The Methana volcano peninsula is situated approximately 50 km southwest of Athens in Greece.

==Geological history==
The Methana (Μέθανα) peninsula contains some 32 volcanoes, including the Methana volcano, that are mostly andesitic and dacitic lava domes. The volcanic activity in the peninsula began 1 million years ago and continued sporadically until 300 years ago. The last eruptions took place in 1700 at a submarine volcano north of Kameni Chora. On land there is also the historic lava dome of Kameni Chora that erupted in 230 BC. In August 1922 there were numerous reports of a possible eruption in the Kaimeno Vouno crater, however, this still remains unconfirmed. Methana is in the northwestern part of the group of Cycladic volcanoes that are considered active (Milos, Santorini and Nisyros). The rocks are mostly dacites and andesites. On Methana there are thermal springs and mofettes (gas exhalations). Methana is cut by many tectonic faults, and so it is an area in high danger of earthquakes. The major fault cuts the town of Methana from west to east.

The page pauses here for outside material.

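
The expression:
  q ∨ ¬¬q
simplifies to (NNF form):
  q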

==Archaeological history==
The Methana peninsula has been inhabited since about 10,000 BC. The first settlements were founded about 6,000 BC. Excavations have brought to light a village and sanctuary from Mycenaean times near the town of Methana at the chapel of Sts. Constantine & Helen. Items dating from about 1500–1200 BC are preserved in the museums of Poros island and in Piraeus Archaeological museum in Athens. There were ancient sanctuaries in Geometric times, about 800–700 BC, such as the Geometric temple near Kounoupitsa village. There are also two ancient acropoleis (Paliocastro acropolis and Oga acropolis) and many ancient farm sites. The ancient writers Ovid, Strabo and Pausanias described the historic eruption of the volcano dome near the village of Kameni Chora in the northwestern part of the Methana peninsula. Pausanias also described hot springs after the eruption. Later there were many new buildings and sanctuaries founded near the village Vathy, at the Paliocastro hill and around it. Methana was also the site of a Phoenician base called Arsinoe.